A. C.-P : L’inflation liée à la hausse du prix des matières première des emballages et des énergies affecte de façon significative nos coûts de production, ce qui explique les enjeux des négociations qui se sont rouvertes, pour préserver toute la filière.

Quel bilan tirez-vous de l’application des lois Égalim ?

A. C.-P : En ce qui concerne Égalim 1, dans la filière laitière nous constatons une valorisation réelle du prix du lait payé aux producteurs. En 2021, pour Lactalis le prix payé tous laits de vache confondus a été en moyenne de 385 € les 1000 litres, après 369 € en 2020, prime froid comprise : soit une augmentation de 16 € (382 € au lieu de 366 € hors prime froid). Cette hausse sensible traduit la volonté de poursuivre la dynamique de valorisation du lait en permettant aussi de couvrir l’évolution des coûts de production des exploitations laitières. Par ailleurs, avec cette loi le SRP a été relevé de 10 % .

Une autre ambition d’Égalim, développer les produits bio, durables, reste, elle, plus difficile à honorer.

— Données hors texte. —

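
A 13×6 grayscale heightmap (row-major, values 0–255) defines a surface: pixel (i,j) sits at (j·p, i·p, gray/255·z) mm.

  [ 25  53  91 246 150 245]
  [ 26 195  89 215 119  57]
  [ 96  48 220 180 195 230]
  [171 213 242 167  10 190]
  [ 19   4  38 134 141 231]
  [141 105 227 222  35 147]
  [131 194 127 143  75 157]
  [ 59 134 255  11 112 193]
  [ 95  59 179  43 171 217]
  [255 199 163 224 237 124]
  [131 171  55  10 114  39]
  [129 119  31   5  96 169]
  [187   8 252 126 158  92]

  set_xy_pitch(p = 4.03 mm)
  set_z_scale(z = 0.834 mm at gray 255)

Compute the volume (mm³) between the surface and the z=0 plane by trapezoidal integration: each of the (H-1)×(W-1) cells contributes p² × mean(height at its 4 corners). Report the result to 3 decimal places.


420.091

height_mm = gray/255 × 0.834; cell vol = 4.03² × mean(4 corners)
unit = 4.03² × 0.834 / (4×255) = 0.0132793 mm³ per gray-sum
row 0: Σ corner-gray over 5 cells = 2669  → 35.4425
row 1: Σ corner-gray over 5 cells = 2931  → 38.9217
row 2: Σ corner-gray over 5 cells = 3237  → 42.9852
row 3: Σ corner-gray over 5 cells = 2509  → 33.3178
row 4: Σ corner-gray over 5 cells = 2350  → 31.2064
row 5: Σ corner-gray over 5 cells = 2832  → 37.6070
row 6: Σ corner-gray over 5 cells = 2642  → 35.0840
row 7: Σ corner-gray over 5 cells = 2492  → 33.0921
row 8: Σ corner-gray over 5 cells = 3241  → 43.0383
row 9: Σ corner-gray over 5 cells = 2895  → 38.4436
row 10: Σ corner-gray over 5 cells = 1670  → 22.1765
row 11: Σ corner-gray over 5 cells = 2167  → 28.7763
Σ rows: total corner-gray = 31635  → 420.0914 mm³


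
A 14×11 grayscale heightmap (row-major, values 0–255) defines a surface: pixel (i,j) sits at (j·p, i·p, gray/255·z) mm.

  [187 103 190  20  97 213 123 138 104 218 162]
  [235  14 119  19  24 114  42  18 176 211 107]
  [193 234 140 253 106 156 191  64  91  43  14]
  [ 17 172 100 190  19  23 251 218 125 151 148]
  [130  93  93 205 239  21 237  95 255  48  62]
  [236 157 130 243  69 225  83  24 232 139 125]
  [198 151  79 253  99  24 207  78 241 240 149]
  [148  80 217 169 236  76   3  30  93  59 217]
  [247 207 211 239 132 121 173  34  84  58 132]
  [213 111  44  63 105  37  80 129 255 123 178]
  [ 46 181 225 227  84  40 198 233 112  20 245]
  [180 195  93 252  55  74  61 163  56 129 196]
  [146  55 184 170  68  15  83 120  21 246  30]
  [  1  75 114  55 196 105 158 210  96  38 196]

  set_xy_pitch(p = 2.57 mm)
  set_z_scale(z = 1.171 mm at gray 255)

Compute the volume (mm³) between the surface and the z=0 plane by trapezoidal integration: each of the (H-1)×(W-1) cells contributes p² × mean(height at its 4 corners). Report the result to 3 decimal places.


509.920

height_mm = gray/255 × 1.171; cell vol = 2.57² × mean(4 corners)
unit = 2.57² × 1.171 / (4×255) = 0.00758268 mm³ per gray-sum
row 0: Σ corner-gray over 10 cells = 4577  → 34.7059
row 1: Σ corner-gray over 10 cells = 4579  → 34.7211
row 2: Σ corner-gray over 10 cells = 5426  → 41.1436
row 3: Σ corner-gray over 10 cells = 5427  → 41.1512
row 4: Σ corner-gray over 10 cells = 5729  → 43.4412
row 5: Σ corner-gray over 10 cells = 6056  → 45.9207
row 6: Σ corner-gray over 10 cells = 5382  → 40.8100
row 7: Σ corner-gray over 10 cells = 5188  → 39.3390
row 8: Σ corner-gray over 10 cells = 5182  → 39.2935
row 9: Σ corner-gray over 10 cells = 5216  → 39.5513
row 10: Σ corner-gray over 10 cells = 5463  → 41.4242
row 11: Σ corner-gray over 10 cells = 4632  → 35.1230
row 12: Σ corner-gray over 10 cells = 4391  → 33.2956
Σ rows: total corner-gray = 67248  → 509.9203 mm³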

Égalim 2, entrée en vigueur cette année, confirme la volonté de revaloriser la filière. Elle a été très complexe à mettre en place. Si elle a pu permettre une prise en compte partielle des autres coûts, à ce stade nous avons peu de recul pour en tirer des conclusions.

Parvenez-vous à répercuter une partie de vos coûts RSE dans les négociations ?

A. C.-P : Aujourd’hui, notre objectif est de réussir à répercuter la hausse des coûts matière et emballage pour un ruissèlement vertueux qui développe la filière. Les dépenses réalisées au titre de la RSE sont des réorientations d’investissements sur du long terme et qui n’ont pas de poids majeurs sur les négociations du moment. Toutefois les enjeux à venir iront aux delà de la notion de « réorientations d’investissements », et là il sera nécessaire de les intégrer dans les tarifs de nos produits.

Recrutements sans CV

Avez-vous des perspectives et des difficultés d’embauche ? Dans quels métiers ?

A. C.-P : Le Groupe Lactalis recrute 1 500 personnes par an. Lactel se situe dans cette dynamique et nous constatons que le marché de l’emploi se tend sur tous les postes, de l’ouvrier au cadre, et c’est d’autant plus vrai dans l’ouest de la France.

Lactel est-elle une marque tournée vers la formation ?

A. C.-P : La formation est au cœur de la politique RH de Lactel et du Groupe Lactalis. Dans ce contexte, chaque salarié bénéficie en moyenne de deux modules de formation par an. Pour transmettre et transférer nos savoirs et savoir-faire, nous développons la formation interne, qui représente 40 % de notre investissement formation. Pour cela, nous nous appuyons sur nos experts métiers, que nous accompagnons pour la pédagogie de formation.

Quelle place accordez-vous aux jeunes sans ou avec peu de formation ?

A. C.-P : Nous renforçons nos partenariats avec les institutionnels de l’emploi (Pôle Emploi, Missions locales…) dans le cadre de nos recrutements. À ce titre, nous utilisons fréquemment les méthodes de recrutement sans CV, donc sans connaissance du niveau de formation des candidats.